Clinton On Campaign Trail For An Expansion Of Nato At West Point, He Champions The Entry Of Former Soviet Bloc Nations
In a commencement address to the Army’s next generation of officers, President Clinton launched a long-term campaign Saturday to persuade the American people to support expansion of NATO, which he said is essential to assuring U.S. security in the 21st century.
NATO, the Cold War military alliance formed to deter the Soviet Union from aggression in Europe, is planning to invite three fledgling democracies once locked behind the Iron Curtain - Poland, Hungary and the Czech Republic - to join as full members by 1999. The invitation will be offered at NATO’s summit in Madrid, Spain, on July 8-9.
Any NATO expansion would commit U.S. forces to defend new alliance partners against any future attack - an expensive extension of America’s military shield to borders never before guaranteed by Washington.
While little domestic opposition to NATO expansion has surfaced so far, the White House anticipates a fight over the next two years before the Senate approves such a radical change in the NATO treaty.
Clinton sought to frame the coming NATO debate on his terms in a 23-minute speech to the 800 men and 96 women graduating from the U.S. Military Academy in West Point and embarking on careers as Army officers.
“Today, our flag of freedom and power flies higher than ever, but because our nation stands at the pinnacle of its power, it also stands at the pinnacle of its responsibility,” Clinton said.
“I firmly believe NATO enlargement is in our national interests. But because it is not without cost and risk, it is appropriate to have an open, full national discussion before proceeding.”
The cost to the United States will be $200 million a year for a decade, Clinton said, citing a Pentagon estimate. Independent analysts, including the Congressional Budget Office and the RAND Corp., a California think tank, have said the costs could be much higher, especially if conflict erupts.
Clinton put the risk to America in personal terms for his young audience, who sat before him on the football field at Michie Stadium dressed in gray tunics, white straps across their chests, and purple sashes at their waists:
“In the years ahead, it means that you could be asked to put your lives on the line for a new NATO member, just as today you can be called upon to defend the freedom of our allies in Western Europe,” Clinton said.

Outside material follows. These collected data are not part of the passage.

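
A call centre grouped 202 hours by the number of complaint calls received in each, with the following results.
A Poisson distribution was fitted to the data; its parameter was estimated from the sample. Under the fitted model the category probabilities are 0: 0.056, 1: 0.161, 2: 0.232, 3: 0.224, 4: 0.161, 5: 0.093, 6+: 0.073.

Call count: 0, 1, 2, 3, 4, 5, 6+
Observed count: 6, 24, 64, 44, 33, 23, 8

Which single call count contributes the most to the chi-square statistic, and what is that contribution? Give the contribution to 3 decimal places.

2, 6.266

Expected counts E_i = n·p_i: 202×0.056 = 11.312, 202×0.161 = 32.522, 202×0.232 = 46.864, 202×0.224 = 45.248, 202×0.161 = 32.522, 202×0.093 = 18.786, 202×0.073 = 14.746.
0: (6 − 11.312)²/11.312 = 28.217344/11.312 = 2.4945
1: (24 − 32.522)²/32.522 = 72.624484/32.522 = 2.2331
2: (64 − 46.864)²/46.864 = 293.642496/46.864 = 6.2658
3: (44 − 45.248)²/45.248 = 1.557504/45.248 = 0.0344
4: (33 − 32.522)²/32.522 = 0.228484/32.522 = 0.0070
5: (23 − 18.786)²/18.786 = 17.757796/18.786 = 0.9453
6+: (8 − 14.746)²/14.746 = 45.508516/14.746 = 3.0862
The largest term is for 2: 6.266.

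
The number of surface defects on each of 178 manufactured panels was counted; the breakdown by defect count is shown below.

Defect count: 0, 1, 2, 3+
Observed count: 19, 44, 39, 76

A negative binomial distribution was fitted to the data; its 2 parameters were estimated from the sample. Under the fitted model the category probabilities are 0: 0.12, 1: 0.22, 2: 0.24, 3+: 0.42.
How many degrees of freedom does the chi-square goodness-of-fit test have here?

There are k = 4 categories and 2 parameters estimated from the data, so df = 4 − 1 − 2 = 1.

1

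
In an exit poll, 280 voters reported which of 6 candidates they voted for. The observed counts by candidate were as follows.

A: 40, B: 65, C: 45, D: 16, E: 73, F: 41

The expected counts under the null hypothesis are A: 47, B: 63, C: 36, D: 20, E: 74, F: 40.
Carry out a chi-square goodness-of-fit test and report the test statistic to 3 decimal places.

4.195

χ² = (40−47)²/47 + (65−63)²/63 + (45−36)²/36 + (16−20)²/20 + (73−74)²/74 + (41−40)²/40
   = 1.0426 + 0.0635 + 2.2500 + 0.8000 + 0.0135 + 0.0250
Sum = 4.195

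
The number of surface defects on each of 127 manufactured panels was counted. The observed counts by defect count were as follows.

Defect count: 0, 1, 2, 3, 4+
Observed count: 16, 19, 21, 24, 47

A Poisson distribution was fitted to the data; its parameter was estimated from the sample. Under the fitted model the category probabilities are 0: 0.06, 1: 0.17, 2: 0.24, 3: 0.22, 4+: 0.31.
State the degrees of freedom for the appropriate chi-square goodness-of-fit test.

There are k = 5 categories and 1 parameter estimated from the data, so df = 5 − 1 − 1 = 3.

3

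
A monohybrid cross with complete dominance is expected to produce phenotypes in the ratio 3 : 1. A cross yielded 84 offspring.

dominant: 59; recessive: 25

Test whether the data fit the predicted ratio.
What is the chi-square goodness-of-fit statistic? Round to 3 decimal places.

1.016

Ratio total = 4. Expected counts: 84×3/4 = 63, 84×1/4 = 21.
cat            O        E   (O−E)²/E
dominant      59       63     0.2540
recessive     25       21     0.7619
Sum = 1.016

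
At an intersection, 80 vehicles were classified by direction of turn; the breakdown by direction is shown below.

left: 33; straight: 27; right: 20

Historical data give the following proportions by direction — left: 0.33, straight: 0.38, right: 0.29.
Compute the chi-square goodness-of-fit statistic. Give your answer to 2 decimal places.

Expected counts E_i = n·p_i: 80×0.33 = 26.4, 80×0.38 = 30.4, 80×0.29 = 23.2.
cat           O        E   (O−E)²/E
left         33     26.4      1.650
straight     27     30.4      0.380
right        20     23.2      0.441
Sum = 2.47

2.47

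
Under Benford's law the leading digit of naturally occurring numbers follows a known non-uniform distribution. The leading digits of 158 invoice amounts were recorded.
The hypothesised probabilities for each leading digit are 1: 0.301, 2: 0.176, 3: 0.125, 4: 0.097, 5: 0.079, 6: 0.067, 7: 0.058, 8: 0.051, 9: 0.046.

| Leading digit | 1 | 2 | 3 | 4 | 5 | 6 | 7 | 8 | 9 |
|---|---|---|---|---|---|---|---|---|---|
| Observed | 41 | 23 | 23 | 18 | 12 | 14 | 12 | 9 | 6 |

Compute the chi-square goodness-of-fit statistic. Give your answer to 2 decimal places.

Expected counts E_i = n·p_i: 158×0.301 = 47.558, 158×0.176 = 27.808, 158×0.125 = 19.75, 158×0.097 = 15.326, 158×0.079 = 12.482, 158×0.067 = 10.586, 158×0.058 = 9.164, 158×0.051 = 8.058, 158×0.046 = 7.268.
1: (41 − 47.558)²/47.558 = 43.007364/47.558 = 0.904
2: (23 − 27.808)²/27.808 = 23.116864/27.808 = 0.831
3: (23 − 19.75)²/19.75 = 10.5625/19.75 = 0.535
4: (18 − 15.326)²/15.326 = 7.150276/15.326 = 0.467
5: (12 − 12.482)²/12.482 = 0.232324/12.482 = 0.019
6: (14 − 10.586)²/10.586 = 11.655396/10.586 = 1.101
7: (12 − 9.164)²/9.164 = 8.042896/9.164 = 0.878
8: (9 − 8.058)²/8.058 = 0.887364/8.058 = 0.110
9: (6 − 7.268)²/7.268 = 1.607824/7.268 = 0.221
Sum = 5.07

5.07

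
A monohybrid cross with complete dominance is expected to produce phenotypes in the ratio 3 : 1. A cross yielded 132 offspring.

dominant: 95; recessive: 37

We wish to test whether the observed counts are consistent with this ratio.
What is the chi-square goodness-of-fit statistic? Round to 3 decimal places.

Ratio total = 4. Expected counts: 132×3/4 = 99, 132×1/4 = 33.
χ² = (95−99)²/99 + (37−33)²/33
   = 0.1616 + 0.4848
Sum = 0.646

0.646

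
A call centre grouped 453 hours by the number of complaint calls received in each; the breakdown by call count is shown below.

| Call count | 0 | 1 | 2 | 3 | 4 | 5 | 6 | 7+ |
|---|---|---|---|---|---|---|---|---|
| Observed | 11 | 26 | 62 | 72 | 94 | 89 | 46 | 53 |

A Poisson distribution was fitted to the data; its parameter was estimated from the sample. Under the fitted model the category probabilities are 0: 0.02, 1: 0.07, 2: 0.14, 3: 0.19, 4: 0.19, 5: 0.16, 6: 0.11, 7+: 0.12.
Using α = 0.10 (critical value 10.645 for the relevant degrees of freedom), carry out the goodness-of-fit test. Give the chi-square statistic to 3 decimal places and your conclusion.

8.600; do not reject

Expected counts E_i = n·p_i: 453×0.02 = 9.06, 453×0.07 = 31.71, 453×0.14 = 63.42, 453×0.19 = 86.07, 453×0.19 = 86.07, 453×0.16 = 72.48, 453×0.11 = 49.83, 453×0.12 = 54.36.
cat         O        E   (O−E)²/E
0          11     9.06     0.4154
1          26    31.71     1.0282
2          62    63.42     0.0318
3          72    86.07     2.3000
4          94    86.07     0.7306
5          89    72.48     3.7653
6          46    49.83     0.2944
7+         53    54.36     0.0340
Sum = 8.600
df = 6. Since 8.600 < 10.645, we do not reject H₀.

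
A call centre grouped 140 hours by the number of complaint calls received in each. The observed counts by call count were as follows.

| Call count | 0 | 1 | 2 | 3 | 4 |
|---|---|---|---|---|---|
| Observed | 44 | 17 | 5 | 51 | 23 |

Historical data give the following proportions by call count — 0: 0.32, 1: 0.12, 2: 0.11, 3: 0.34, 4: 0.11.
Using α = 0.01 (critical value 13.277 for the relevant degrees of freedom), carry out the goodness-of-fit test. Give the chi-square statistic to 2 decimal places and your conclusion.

Expected counts E_i = n·p_i: 140×0.32 = 44.8, 140×0.12 = 16.8, 140×0.11 = 15.4, 140×0.34 = 47.6, 140×0.11 = 15.4.
cat         O        E   (O−E)²/E
0          44     44.8      0.014
1          17     16.8      0.002
2           5     15.4      7.023
3          51     47.6      0.243
4          23     15.4      3.751
Sum = 11.03
df = 4. Since 11.03 < 13.277, we do not reject H₀.

11.03; do not reject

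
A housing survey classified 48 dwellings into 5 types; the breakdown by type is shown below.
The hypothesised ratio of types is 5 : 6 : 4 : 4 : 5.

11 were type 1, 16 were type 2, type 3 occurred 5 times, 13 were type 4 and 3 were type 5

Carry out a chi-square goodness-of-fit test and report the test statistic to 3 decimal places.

10.583

Ratio total = 24. Expected counts: 48×5/24 = 10, 48×6/24 = 12, 48×4/24 = 8, 48×4/24 = 8, 48×5/24 = 10.
χ² = (11−10)²/10 + (16−12)²/12 + (5−8)²/8 + (13−8)²/8 + (3−10)²/10
   = 0.1000 + 1.3333 + 1.1250 + 3.1250 + 4.9000
Sum = 10.583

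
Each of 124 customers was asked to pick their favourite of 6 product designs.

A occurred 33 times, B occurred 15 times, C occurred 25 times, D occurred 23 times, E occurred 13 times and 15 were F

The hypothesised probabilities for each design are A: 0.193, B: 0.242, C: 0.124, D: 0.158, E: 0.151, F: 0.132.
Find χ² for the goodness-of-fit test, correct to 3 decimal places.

19.423

Expected counts E_i = n·p_i: 124×0.193 = 23.932, 124×0.242 = 30.008, 124×0.124 = 15.376, 124×0.158 = 19.592, 124×0.151 = 18.724, 124×0.132 = 16.368.
χ² = (33−23.932)²/23.932 + (15−30.008)²/30.008 + (25−15.376)²/15.376 + (23−19.592)²/19.592 + (13−18.724)²/18.724 + (15−16.368)²/16.368
   = 3.4359 + 7.5060 + 6.0238 + 0.5928 + 1.7498 + 0.1143
Sum = 19.423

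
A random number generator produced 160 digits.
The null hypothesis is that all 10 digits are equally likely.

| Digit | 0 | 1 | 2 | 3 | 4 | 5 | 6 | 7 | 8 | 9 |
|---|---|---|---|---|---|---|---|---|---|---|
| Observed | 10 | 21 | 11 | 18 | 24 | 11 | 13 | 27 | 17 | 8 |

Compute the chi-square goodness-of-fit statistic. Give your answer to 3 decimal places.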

“I weighed these costs very carefully. … I concluded that the benefits of enlargement … decisively outweigh the burdens.”
Clinton ticked off four reasons he believes NATO expansion is wise:
First, “it will strengthen our alliance” and make it better able to meet challenges such as Bosnia, where Poland, Hungary and the Czech Republic already are helping.
Second, it will help “provide a secure climate where freedom, democracy and prosperity” can take root in such states that were formerly captive to Soviet communism.
Third, enlarging NATO “will encourage prospective members to resolve their differences peacefully.”
Fourth, an expanded NATO working in partnership with Russia and other quasi-partners “will erase the artificial line in Europe that Stalin drew, and bring Europe together in security, not keep it apart in instability.”